3.        Periode Operasional Konkret (usia 7–11 tahun)
Periode perkembangan yang ketiga berlangsung ketika anak berusia antara enam atau tujuh tahun sampai dengan sebelas atau dua belas tahun. Periode ini terjadi pada saat anak dalam usia Sekolah Dasar. Dikatakan periode berpikr konkret, karena pada periode ini anak hanya mampu berpikir dengan logika jika untuk memecahkan permasalahan-permasalahan yang sifatnya konkret atau nyata saja, yaitu dengan cara mengamati atau melakukan sesuatu yang berkaitan dengan pemecahan persoalan-persoalan itu. Demikian dalam memahami suatu konsep, anak sangat terikat pada proses mengalami sendiri, artinya anak mudah memahami konsep kalau pengertian konsep itu dapat diamati anak, atau melakukan sesuatu yang berkaitan dengan kosep itu. Oleh karena itu anak hanya mampu menyelesaikan masalah-masalah yang divisualkan, dan sangat sulit bagi anak untuk memahami masalah-masalah yang sifatnya verbal.
Pada umumnya anak-anak pada tahap ini telah memahami operasi logis dengan bantuan benda benda konkret. Kemampuan ini terwujud dalam memahami konsep kekekalan, kemampuan untuk mengklasifikasikan dan serasi, mampu memandang suatu objek dari sudut pandang yang berbeda secara objektif. Anak pada tahap ini sudah cukup matang untuk menggunakan pemikiran logika, tetapi hanya objek fisik yang ada saat ini (karena itu disebut tahap operasional konkret). Namun, tanpa objek fisik di hadapan mereka, anak-anak pada tahap ini masih mengalami kesulitan besar dalam menyelesaikan tugas-tugas logika.
4.        Periode Operasional Formal (usia 11 tahun sampai dewasa)
            Anak pada tahap ini sudah mampu melakukan penalaran dengan menggunakan hal-hal yang abstrak dan menggunakan logika. Penggunaan benda-benda konkret tidak diperlukan lagi. Anak mampu bernalar tanpa harus berhadapan dengan dengan objek atau peristiwa berlangsung. Penalaran terjadi dalam struktur kognitifnya telah mampu hanya dengan menggunakan simbol-simbol, ide-ide, astraksi dan generalisasi. Ia telah memiliki kemampuan-kemampuan untuk melakukan operasi-operasi yang menyatakan hubungan di antara hubungan-hubungan, memahami konsep promosi.

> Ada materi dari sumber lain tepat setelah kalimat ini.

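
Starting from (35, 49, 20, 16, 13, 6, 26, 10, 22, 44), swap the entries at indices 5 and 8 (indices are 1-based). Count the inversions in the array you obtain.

25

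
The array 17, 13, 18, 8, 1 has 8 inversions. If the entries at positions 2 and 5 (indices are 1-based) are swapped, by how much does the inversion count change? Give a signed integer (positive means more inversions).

Positions 2 and 5 hold 13 and 1; after swapping, the array is [17, 1, 18, 8, 13].
Count, for each position, how many later elements it exceeds:
17 → 1, 8, 13 → 3
1 → none → 0
18 → 8, 13 → 2
8 → none → 0
13 → none → 0
Sum: 3 + 0 + 2 + 0 + 0 = 5
Change: 5 − 8 = -3

-3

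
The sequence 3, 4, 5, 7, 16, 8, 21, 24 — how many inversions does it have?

1 inversion

For each element, count later entries that are smaller:
3 → none → 0
4 → none → 0
5 → none → 0
7 → none → 0
16 → 8 → 1
8 → none → 0
21 → none → 0
24 → none → 0
Sum: 0 + 0 + 0 + 0 + 1 + 0 + 0 + 0 = 1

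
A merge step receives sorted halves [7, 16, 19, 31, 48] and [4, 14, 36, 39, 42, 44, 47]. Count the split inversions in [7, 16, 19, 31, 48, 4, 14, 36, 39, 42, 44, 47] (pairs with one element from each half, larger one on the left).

Count, for every r in R, how many entries of L exceed r:
r = 4: 7, 16, 19, 31, 48 → 5
r = 14: 16, 19, 31, 48 → 4
r = 36: 48 → 1
r = 39: 48 → 1
r = 42: 48 → 1
r = 44: 48 → 1
r = 47: 48 → 1
Cross-inversions: 5 + 4 + 1 + 1 + 1 + 1 + 1 = 14

14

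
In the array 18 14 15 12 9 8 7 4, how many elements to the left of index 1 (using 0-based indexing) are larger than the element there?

The element at index 1 is 14.
Elements before it: 18
Those larger than 14: 18

1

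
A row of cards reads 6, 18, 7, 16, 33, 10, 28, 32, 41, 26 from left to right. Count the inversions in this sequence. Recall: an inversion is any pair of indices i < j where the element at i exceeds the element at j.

For each element, count later entries that are smaller:
6: 0
18: 3
7: 0
16: 1
33: 4
10: 0
28: 1
32: 1
41: 1
26: 0
Sum: 0 + 3 + 0 + 1 + 4 + 0 + 1 + 1 + 1 + 0 = 11

11 inversions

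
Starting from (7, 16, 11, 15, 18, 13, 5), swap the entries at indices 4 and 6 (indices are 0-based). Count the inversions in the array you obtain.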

2.2.2        Teori Perkembangan Kognitif Vygotsky
Seperti Piaget, Vygotsky menekankan bahwa anak-anak secara aktif menyusun pengetahuan mereka. Akan tetapi menurut Vygotsky, fungsi-fungsi mental memiliki koneksi-koneksi sosial. Vygotsky berpendapat bahwa anak-anak mengembangkan konsep-konsep lebih sistematis, logis, dan rasional sebagai akibat dari percakapan dengan seorang penolong yang ahli.

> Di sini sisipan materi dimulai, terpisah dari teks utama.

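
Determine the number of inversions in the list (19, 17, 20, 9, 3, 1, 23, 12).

17 inversions

Count, for each position, how many later elements it exceeds:
19 → 17, 9, 3, 1, 12 → 5
17 → 9, 3, 1, 12 → 4
20 → 9, 3, 1, 12 → 4
9 → 3, 1 → 2
3 → 1 → 1
1 → none → 0
23 → 12 → 1
12 → none → 0
Sum: 5 + 4 + 4 + 2 + 1 + 0 + 1 + 0 = 17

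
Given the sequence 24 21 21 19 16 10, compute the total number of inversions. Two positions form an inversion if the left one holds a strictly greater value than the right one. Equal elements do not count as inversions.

14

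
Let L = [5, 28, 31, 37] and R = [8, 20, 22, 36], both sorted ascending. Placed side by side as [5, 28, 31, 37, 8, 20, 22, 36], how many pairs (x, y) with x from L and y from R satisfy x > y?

Count, for every r in R, how many entries of L exceed r:
r = 8: 28, 31, 37 → 3
r = 20: 28, 31, 37 → 3
r = 22: 28, 31, 37 → 3
r = 36: 37 → 1
Cross-inversions: 3 + 3 + 3 + 1 = 10

10 cross-inversions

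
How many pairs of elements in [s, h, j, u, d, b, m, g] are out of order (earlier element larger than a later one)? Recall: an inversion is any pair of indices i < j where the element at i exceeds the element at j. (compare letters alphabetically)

18

Count, for each position, how many later elements it exceeds:
s: 6
h: 3
j: 3
u: 4
d: 1
b: 0
m: 1
g: 0
Sum: 6 + 3 + 3 + 4 + 1 + 0 + 1 + 0 = 18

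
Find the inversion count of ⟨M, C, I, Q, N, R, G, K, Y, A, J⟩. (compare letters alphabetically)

There are 27 inversions.

Element-by-element contributions:
M: 6
C: 1
I: 2
Q: 5
N: 4
R: 4
G: 1
K: 2
Y: 2
A: 0
J: 0
Sum: 6 + 1 + 2 + 5 + 4 + 4 + 1 + 2 + 2 + 0 + 0 = 27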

1.        Konsep Zona Perkembangan Proksimal (ZPD)
Zona Perkembangan Proksimal adalah istilah Vygotsky untuk rangkaian tugas yang terlalu sulit dikuasai anak seorang diri tetapi dapat dipelajari dengan bantuan dan bimbingan orang dewasa atau anak-anak yang terlatih. Menurut teori Vygotsky, Zona Perkembangan Proksimal merupakan celah antara actual development dan potensial development, dimana antara apakah seorang anak dapat melakukan sesuatu tanpa bantuan orang dewasa dan apakah seorang anak dapat melakukan sesuatu dengan arahan orang dewasa atau kerjasama dengan teman sebaya. Batas bawah dari ZPD adalah tingkat keahlian yang dimiliki anak yang bekerja secara mandiri. Batas atas adalah tingkat tanggung jawab tambahan yang dapat diterima oleh anak dengan bantuan seorang instruktur. Maksud dari ZPD adalah menitikberatkan ZPD pada interaksi sosial akan dapat memudahkan perkembangan anak.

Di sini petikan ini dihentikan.